System Center 2007: How do I monitor as system thats in an untrusted domain or workgroup?

This question has come up a few times in the last few events I've had. Ideally, all the System Center Operations Management servers and the monitored machines are in a trusted boundary, i.e. same domain or forest. But what if you want to monitor machines that are outside the trust boundary? That's not a problem. Those agents in the untrusted domain will still have the same environmental prerequisites as for those that lie inside the trust boundary, but with some additions.

Since the device is going to have an installed agent that means the software, service, and port requirements remain the same. Great! Well, not so fast. Operations Manager 2007 requires that agents and Management Servers authenticate each other and establish an encrypted communication channel before they exchange information. Kerberos is the authentication protocol used for the agent-to-server and server-to-agent authentication. In this situation with an untrusted domain there is no underlying infrastructure to support Kerberos authentication on the devices, so how is that going to occur? The answer is certificates, they must be used on both sides of the connection.

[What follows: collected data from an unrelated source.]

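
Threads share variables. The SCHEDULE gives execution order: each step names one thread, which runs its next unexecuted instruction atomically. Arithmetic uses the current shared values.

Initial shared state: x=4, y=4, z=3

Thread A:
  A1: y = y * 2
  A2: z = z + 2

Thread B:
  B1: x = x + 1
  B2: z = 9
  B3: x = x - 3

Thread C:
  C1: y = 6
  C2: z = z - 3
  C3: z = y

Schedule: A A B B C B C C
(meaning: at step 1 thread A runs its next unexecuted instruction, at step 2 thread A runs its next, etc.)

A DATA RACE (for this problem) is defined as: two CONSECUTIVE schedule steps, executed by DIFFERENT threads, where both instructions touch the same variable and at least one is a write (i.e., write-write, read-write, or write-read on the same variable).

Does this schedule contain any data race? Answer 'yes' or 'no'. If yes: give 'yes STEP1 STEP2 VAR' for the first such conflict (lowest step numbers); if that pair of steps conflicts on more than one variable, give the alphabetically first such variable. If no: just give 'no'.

Steps 1,2: same thread (A). No race.
Steps 2,3: A(r=z,w=z) vs B(r=x,w=x). No conflict.
Steps 3,4: same thread (B). No race.
Steps 4,5: B(r=-,w=z) vs C(r=-,w=y). No conflict.
Steps 5,6: C(r=-,w=y) vs B(r=x,w=x). No conflict.
Steps 6,7: B(r=x,w=x) vs C(r=z,w=z). No conflict.
Steps 7,8: same thread (C). No race.

Answer: no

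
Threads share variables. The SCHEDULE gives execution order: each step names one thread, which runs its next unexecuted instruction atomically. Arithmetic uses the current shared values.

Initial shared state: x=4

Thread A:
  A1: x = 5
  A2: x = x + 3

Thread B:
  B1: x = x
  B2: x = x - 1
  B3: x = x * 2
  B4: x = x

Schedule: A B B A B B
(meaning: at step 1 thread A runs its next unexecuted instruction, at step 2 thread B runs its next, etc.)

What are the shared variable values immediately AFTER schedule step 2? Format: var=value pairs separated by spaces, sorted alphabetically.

Step 1: thread A executes A1 (x = 5). Shared: x=5. PCs: A@1 B@0
Step 2: thread B executes B1 (x = x). Shared: x=5. PCs: A@1 B@1

Answer: x=5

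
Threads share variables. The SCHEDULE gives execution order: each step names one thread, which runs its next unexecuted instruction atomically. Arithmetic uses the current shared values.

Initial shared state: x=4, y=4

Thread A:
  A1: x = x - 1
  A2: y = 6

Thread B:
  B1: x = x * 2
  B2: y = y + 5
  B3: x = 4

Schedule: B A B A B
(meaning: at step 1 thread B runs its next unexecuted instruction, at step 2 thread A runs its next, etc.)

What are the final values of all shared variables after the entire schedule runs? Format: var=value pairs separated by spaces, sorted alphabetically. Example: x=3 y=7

Answer: x=4 y=6

Derivation:
Step 1: thread B executes B1 (x = x * 2). Shared: x=8 y=4. PCs: A@0 B@1
Step 2: thread A executes A1 (x = x - 1). Shared: x=7 y=4. PCs: A@1 B@1
Step 3: thread B executes B2 (y = y + 5). Shared: x=7 y=9. PCs: A@1 B@2
Step 4: thread A executes A2 (y = 6). Shared: x=7 y=6. PCs: A@2 B@2
Step 5: thread B executes B3 (x = 4). Shared: x=4 y=6. PCs: A@2 B@3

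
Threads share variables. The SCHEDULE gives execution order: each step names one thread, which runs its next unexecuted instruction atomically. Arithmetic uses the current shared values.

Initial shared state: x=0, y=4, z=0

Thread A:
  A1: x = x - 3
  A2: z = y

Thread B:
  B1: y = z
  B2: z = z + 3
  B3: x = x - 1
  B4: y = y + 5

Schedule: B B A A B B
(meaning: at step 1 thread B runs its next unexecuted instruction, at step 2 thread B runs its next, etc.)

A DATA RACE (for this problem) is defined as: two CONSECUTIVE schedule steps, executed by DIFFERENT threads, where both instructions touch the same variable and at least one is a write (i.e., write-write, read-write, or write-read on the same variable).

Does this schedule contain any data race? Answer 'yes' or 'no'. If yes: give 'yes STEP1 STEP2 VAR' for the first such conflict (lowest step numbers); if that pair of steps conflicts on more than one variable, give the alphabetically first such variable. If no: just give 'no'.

Answer: no

Derivation:
Steps 1,2: same thread (B). No race.
Steps 2,3: B(r=z,w=z) vs A(r=x,w=x). No conflict.
Steps 3,4: same thread (A). No race.
Steps 4,5: A(r=y,w=z) vs B(r=x,w=x). No conflict.
Steps 5,6: same thread (B). No race.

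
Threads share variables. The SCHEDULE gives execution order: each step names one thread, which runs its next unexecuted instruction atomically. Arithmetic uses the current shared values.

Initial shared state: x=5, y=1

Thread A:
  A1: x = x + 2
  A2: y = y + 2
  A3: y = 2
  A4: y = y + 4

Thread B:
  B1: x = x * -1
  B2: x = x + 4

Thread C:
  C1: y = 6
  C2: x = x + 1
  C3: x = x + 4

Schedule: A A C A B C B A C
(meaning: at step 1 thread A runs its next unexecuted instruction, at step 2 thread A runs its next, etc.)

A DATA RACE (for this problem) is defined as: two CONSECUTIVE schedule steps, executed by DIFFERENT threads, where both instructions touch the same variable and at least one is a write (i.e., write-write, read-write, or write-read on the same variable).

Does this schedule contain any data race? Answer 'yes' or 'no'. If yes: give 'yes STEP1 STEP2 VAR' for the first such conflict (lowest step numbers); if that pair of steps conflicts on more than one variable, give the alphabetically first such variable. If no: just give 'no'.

Steps 1,2: same thread (A). No race.
Steps 2,3: A(y = y + 2) vs C(y = 6). RACE on y (W-W).
Steps 3,4: C(y = 6) vs A(y = 2). RACE on y (W-W).
Steps 4,5: A(r=-,w=y) vs B(r=x,w=x). No conflict.
Steps 5,6: B(x = x * -1) vs C(x = x + 1). RACE on x (W-W).
Steps 6,7: C(x = x + 1) vs B(x = x + 4). RACE on x (W-W).
Steps 7,8: B(r=x,w=x) vs A(r=y,w=y). No conflict.
Steps 8,9: A(r=y,w=y) vs C(r=x,w=x). No conflict.
First conflict at steps 2,3.

Answer: yes 2 3 y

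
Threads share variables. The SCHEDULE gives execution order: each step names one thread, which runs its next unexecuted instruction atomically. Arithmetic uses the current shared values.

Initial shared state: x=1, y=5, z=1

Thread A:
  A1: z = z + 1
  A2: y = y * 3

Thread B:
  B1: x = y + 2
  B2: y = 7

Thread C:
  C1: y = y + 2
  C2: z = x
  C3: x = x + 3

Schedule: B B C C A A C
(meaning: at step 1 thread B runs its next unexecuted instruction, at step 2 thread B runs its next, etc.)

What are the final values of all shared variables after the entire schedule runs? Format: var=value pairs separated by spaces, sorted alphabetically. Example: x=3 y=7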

OK, fair enough, but what if I want to manage a bunch of machines, thats a little bit too much work for my liking, opening up all those ports, and putting certificates on EVERY machine. Theres gotta be a better way!!

You're right! If you need to monitor many devices in the untrusted location, simply install an Operations Manager Gateway Server in the same network and trust boundary as the devices you want to monitor. This Gateway Server will act as a proxy and all the communications between the Management Server and agents is in the untrusted environment. The Gateway Server is the only machine that needs a certificate to communicate with the Management Server, and you only need to open ONE port, TCP 5723. Another benefit is that the Gateway Server performs discovery and installation, and relays ongoing administration traffic on behalf of the Management Server.

Ah, if only life were always this simple!